Le directeur général de l'Agence internationale de l'énergie atomique (AIEA) a déclaré, le 24 juin 2026, que les inspections des sites nucléaires iraniens « vont avoir lieu ». Cette annonce intervient dans un contexte de vives contradictions entre les déclarations américaines et iraniennes, et alors que Téhéran continue de démentir tout nouvel engagement envers les inspecteurs internationaux.
Le chef de l'AIEA tranche
Interrogé sur la mise en œuvre de l'accord intérimaire conclu récemment entre les États-Unis et l'Iran, le responsable de l'agence onusienne a indiqué que les vérifications sur le terrain se dérouleraient prochainement. Cette déclaration vise à clarifier la situation après des propos contradictoires tenus par les deux parties.
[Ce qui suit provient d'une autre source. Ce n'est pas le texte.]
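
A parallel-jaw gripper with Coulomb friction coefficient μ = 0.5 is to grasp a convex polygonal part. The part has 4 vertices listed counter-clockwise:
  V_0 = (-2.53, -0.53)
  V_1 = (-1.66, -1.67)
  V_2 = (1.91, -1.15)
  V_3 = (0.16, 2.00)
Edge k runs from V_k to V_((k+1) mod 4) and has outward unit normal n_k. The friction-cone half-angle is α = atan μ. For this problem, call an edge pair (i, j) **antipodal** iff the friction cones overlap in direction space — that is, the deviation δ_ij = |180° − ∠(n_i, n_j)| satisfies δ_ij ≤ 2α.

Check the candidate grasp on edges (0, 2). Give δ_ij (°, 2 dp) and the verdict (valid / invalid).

δ = 8.29°, valid

α = atan 0.5 = 26.57°;  2α = 53.13°
edge 0: e_0 = (+0.87, -1.14);  n_0 = (-0.7950, -0.6067)
edge 2: e_2 = (-1.75, +3.15);  n_2 = (+0.8742, +0.4856)
∠(n_0, n_2) = 171.71°
δ = |180° − 171.71°| = 8.29°
8.29° ≤ 2α = 53.13°  →  valid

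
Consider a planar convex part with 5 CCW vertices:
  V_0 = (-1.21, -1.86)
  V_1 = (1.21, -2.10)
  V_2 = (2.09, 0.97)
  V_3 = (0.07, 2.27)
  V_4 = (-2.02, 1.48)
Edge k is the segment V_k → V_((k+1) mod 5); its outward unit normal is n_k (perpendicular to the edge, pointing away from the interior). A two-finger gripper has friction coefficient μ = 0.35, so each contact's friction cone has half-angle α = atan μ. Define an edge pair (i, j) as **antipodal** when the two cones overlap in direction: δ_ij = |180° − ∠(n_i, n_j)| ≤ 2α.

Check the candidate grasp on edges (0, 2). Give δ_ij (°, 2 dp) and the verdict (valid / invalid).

δ = 27.10°, valid

α = atan 0.35 = 19.29°;  2α = 38.58°
edge 0: e_0 = (+2.42, -0.24);  n_0 = (-0.0987, -0.9951)
edge 2: e_2 = (-2.02, +1.30);  n_2 = (+0.5412, +0.8409)
∠(n_0, n_2) = 152.90°
δ = |180° − 152.90°| = 27.10°
27.10° ≤ 2α = 38.58°  →  valid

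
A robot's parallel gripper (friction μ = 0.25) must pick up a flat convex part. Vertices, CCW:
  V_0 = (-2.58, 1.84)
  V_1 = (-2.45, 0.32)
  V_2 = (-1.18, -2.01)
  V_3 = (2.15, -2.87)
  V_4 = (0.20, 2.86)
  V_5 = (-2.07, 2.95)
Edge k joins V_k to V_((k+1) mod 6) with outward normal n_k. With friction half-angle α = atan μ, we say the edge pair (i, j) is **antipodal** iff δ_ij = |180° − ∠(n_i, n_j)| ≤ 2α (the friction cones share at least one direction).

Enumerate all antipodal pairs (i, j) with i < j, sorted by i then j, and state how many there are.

α = atan 0.25 = 14.04°;  2α = 28.07°
n_0 = (-0.9964, -0.0852)
n_1 = (-0.8780, -0.4786)
n_2 = (-0.2501, -0.9682)
n_3 = (+0.9467, +0.3222)
n_4 = (+0.0396, +0.9992)
n_5 = (-0.9087, +0.4175)
  (0,1): δ = 156.30°  ·
  (0,2): δ = 109.37°  ·
  (0,3): δ = 13.91°  ✓
  (0,4): δ = 82.84°  ·
  (0,5): δ = 150.43°  ·
  (1,2): δ = 133.07°  ·
  (1,3): δ = 9.80°  ✓
  (1,4): δ = 59.14°  ·
  (1,5): δ = 126.73°  ·
  (2,3): δ = 56.73°  ·
  (2,4): δ = 12.21°  ✓
  (2,5): δ = 79.80°  ·
  (3,4): δ = 111.06°  ·
  (3,5): δ = 43.47°  ·
  (4,5): δ = 112.41°  ·
antipodal pairs: 3

count = 3; pairs: (0,3), (1,3), (2,4)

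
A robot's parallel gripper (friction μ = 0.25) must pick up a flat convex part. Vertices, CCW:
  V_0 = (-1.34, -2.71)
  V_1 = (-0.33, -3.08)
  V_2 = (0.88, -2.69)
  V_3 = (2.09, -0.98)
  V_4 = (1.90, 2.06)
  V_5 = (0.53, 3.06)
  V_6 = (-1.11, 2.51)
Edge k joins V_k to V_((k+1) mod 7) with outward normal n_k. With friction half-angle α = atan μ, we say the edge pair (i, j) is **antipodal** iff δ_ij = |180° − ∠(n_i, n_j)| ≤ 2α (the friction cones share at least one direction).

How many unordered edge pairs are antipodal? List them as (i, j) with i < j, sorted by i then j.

α = atan 0.25 = 14.04°;  2α = 28.07°
n_0 = (-0.3440, -0.9390)
n_1 = (+0.3068, -0.9518)
n_2 = (+0.8163, -0.5776)
n_3 = (+0.9981, +0.0624)
n_4 = (+0.5896, +0.8077)
n_5 = (-0.3180, +0.9481)
n_6 = (-0.9990, +0.0440)
  (0,1): δ = 142.02°  ·
  (0,2): δ = 105.16°  ·
  (0,3): δ = 66.30°  ·
  (0,4): δ = 16.01°  ✓
  (0,5): δ = 38.66°  ·
  (0,6): δ = 107.60°  ·
  (1,2): δ = 143.15°  ·
  (1,3): δ = 104.29°  ·
  (1,4): δ = 53.99°  ·
  (1,5): δ = 0.67°  ✓
  (1,6): δ = 69.61°  ·
  (2,3): δ = 141.14°  ·
  (2,4): δ = 90.84°  ·
  (2,5): δ = 36.18°  ·
  (2,6): δ = 32.76°  ·
  (3,4): δ = 129.70°  ·
  (3,5): δ = 75.04°  ·
  (3,6): δ = 6.10°  ✓
  (4,5): δ = 125.33°  ·
  (4,6): δ = 56.40°  ·
  (5,6): δ = 111.06°  ·
antipodal pairs: 3

count = 3; pairs: (0,4), (1,5), (3,6)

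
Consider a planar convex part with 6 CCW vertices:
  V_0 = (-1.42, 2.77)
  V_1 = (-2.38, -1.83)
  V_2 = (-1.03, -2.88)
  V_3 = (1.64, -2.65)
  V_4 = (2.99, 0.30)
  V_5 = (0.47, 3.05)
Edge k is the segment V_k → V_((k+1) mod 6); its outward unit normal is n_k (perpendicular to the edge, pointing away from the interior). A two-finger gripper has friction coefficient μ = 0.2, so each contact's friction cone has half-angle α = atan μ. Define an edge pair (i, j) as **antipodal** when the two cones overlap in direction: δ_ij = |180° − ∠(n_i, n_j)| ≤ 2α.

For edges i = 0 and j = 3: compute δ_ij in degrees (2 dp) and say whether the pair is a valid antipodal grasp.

δ = 12.80°, valid

α = atan 0.2 = 11.31°;  2α = 22.62°
edge 0: e_0 = (-0.96, -4.60);  n_0 = (-0.9789, +0.2043)
edge 3: e_3 = (+1.35, +2.95);  n_3 = (+0.9093, -0.4161)
∠(n_0, n_3) = 167.20°
δ = |180° − 167.20°| = 12.80°
12.80° ≤ 2α = 22.62°  →  valid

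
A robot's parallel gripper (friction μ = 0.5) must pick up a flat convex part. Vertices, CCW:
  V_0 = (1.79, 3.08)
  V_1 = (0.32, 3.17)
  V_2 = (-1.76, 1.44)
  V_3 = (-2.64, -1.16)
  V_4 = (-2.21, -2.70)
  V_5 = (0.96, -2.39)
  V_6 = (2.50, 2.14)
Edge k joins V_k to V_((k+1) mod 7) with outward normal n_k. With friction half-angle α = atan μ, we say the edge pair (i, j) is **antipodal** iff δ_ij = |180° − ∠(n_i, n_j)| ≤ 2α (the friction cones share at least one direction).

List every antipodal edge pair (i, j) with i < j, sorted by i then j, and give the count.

count = 6; pairs: (0,4), (1,4), (1,5), (2,5), (3,5), (3,6)

α = atan 0.5 = 26.57°;  2α = 53.13°
n_0 = (+0.0611, +0.9981)
n_1 = (-0.6395, +0.7688)
n_2 = (-0.9472, +0.3206)
n_3 = (-0.9632, -0.2689)
n_4 = (+0.0973, -0.9953)
n_5 = (+0.9468, -0.3219)
n_6 = (+0.7980, +0.6027)
  (0,1): δ = 136.75°  ·
  (0,2): δ = 105.20°  ·
  (0,3): δ = 70.90°  ·
  (0,4): δ = 9.09°  ✓
  (0,5): δ = 74.73°  ·
  (0,6): δ = 130.57°  ·
  (1,2): δ = 148.45°  ·
  (1,3): δ = 114.15°  ·
  (1,4): δ = 34.17°  ✓
  (1,5): δ = 31.47°  ✓
  (1,6): δ = 87.31°  ·
  (2,3): δ = 145.70°  ·
  (2,4): δ = 65.72°  ·
  (2,5): δ = 0.08°  ✓
  (2,6): δ = 55.76°  ·
  (3,4): δ = 100.02°  ·
  (3,5): δ = 34.38°  ✓
  (3,6): δ = 21.46°  ✓
  (4,5): δ = 114.36°  ·
  (4,6): δ = 58.52°  ·
  (5,6): δ = 124.16°  ·
antipodal pairs: 6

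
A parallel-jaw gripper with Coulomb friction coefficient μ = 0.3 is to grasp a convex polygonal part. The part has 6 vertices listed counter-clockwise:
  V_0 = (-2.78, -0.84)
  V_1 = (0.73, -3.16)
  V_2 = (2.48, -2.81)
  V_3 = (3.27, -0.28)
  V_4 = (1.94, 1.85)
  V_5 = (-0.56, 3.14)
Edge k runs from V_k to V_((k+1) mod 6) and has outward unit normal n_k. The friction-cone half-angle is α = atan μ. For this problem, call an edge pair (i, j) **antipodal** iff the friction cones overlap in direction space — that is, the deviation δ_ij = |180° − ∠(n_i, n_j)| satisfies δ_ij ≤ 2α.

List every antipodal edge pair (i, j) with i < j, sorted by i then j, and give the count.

count = 3; pairs: (0,3), (0,4), (2,5)

α = atan 0.3 = 16.70°;  2α = 33.40°
n_0 = (-0.5514, -0.8342)
n_1 = (+0.1961, -0.9806)
n_2 = (+0.9545, -0.2981)
n_3 = (+0.8482, +0.5296)
n_4 = (+0.4586, +0.8887)
n_5 = (-0.8733, +0.4871)
  (0,1): δ = 135.23°  ·
  (0,2): δ = 73.88°  ·
  (0,3): δ = 24.56°  ✓
  (0,4): δ = 6.17°  ✓
  (0,5): δ = 94.31°  ·
  (1,2): δ = 118.65°  ·
  (1,3): δ = 69.33°  ·
  (1,4): δ = 38.60°  ·
  (1,5): δ = 49.54°  ·
  (2,3): δ = 130.68°  ·
  (2,4): δ = 99.95°  ·
  (2,5): δ = 11.81°  ✓
  (3,4): δ = 149.27°  ·
  (3,5): δ = 61.13°  ·
  (4,5): δ = 91.86°  ·
antipodal pairs: 3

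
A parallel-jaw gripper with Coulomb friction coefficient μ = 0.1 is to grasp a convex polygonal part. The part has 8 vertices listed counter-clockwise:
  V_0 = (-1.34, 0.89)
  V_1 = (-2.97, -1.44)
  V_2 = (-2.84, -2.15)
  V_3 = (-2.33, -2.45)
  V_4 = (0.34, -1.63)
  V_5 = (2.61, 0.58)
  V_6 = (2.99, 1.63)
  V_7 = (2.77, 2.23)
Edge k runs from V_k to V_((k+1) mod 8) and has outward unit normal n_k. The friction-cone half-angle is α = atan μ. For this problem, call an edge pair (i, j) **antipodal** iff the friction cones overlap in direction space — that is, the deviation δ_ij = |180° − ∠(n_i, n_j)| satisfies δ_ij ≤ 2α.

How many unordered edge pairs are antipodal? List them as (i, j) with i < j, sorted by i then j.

count = 3; pairs: (0,4), (1,6), (3,7)

α = atan 0.1 = 5.71°;  2α = 11.42°
n_0 = (-0.8194, +0.5732)
n_1 = (-0.9836, -0.1801)
n_2 = (-0.5070, -0.8619)
n_3 = (+0.2936, -0.9559)
n_4 = (+0.6976, -0.7165)
n_5 = (+0.9403, -0.3403)
n_6 = (+0.9389, +0.3443)
n_7 = (-0.3100, +0.9507)
  (0,1): δ = 134.65°  ·
  (0,2): δ = 85.49°  ·
  (0,3): δ = 37.95°  ·
  (0,4): δ = 10.79°  ✓
  (0,5): δ = 15.08°  ·
  (0,6): δ = 55.11°  ·
  (0,7): δ = 143.03°  ·
  (1,2): δ = 130.84°  ·
  (1,3): δ = 83.30°  ·
  (1,4): δ = 56.14°  ·
  (1,5): δ = 30.27°  ·
  (1,6): δ = 9.76°  ✓
  (1,7): δ = 97.68°  ·
  (2,3): δ = 132.46°  ·
  (2,4): δ = 105.30°  ·
  (2,5): δ = 79.43°  ·
  (2,6): δ = 39.40°  ·
  (2,7): δ = 48.52°  ·
  (3,4): δ = 152.84°  ·
  (3,5): δ = 126.97°  ·
  (3,6): δ = 86.94°  ·
  (3,7): δ = 0.99°  ✓
  (4,5): δ = 154.13°  ·
  (4,6): δ = 114.10°  ·
  (4,7): δ = 26.17°  ·
  (5,6): δ = 139.97°  ·
  (5,7): δ = 52.05°  ·
  (6,7): δ = 92.08°  ·
antipodal pairs: 3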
Les frappes aériennes américaines et israéliennes ont endommagé ou détruit une grande partie des installations nucléaires iraniennes, et le sort des matières radioactives qui s'y trouvent reste incertain, a-t-il été rappelé dans le même contexte.
Téhéran nie tout engagement nouveau
En dépit des affirmations de l'AIEA, les autorités iraniennes maintiennent leur position. Le président du Parlement et chef de l'équipe de négociation iranienne, Mohammad Bagher Qalibaf, a qualifié l'accord signé avec Washington de « déclaration de défaite américaine ». Cette formulation traduit la volonté de Téhéran de présenter l'accord non comme une concession, mais comme une victoire diplomatique face aux États-Unis.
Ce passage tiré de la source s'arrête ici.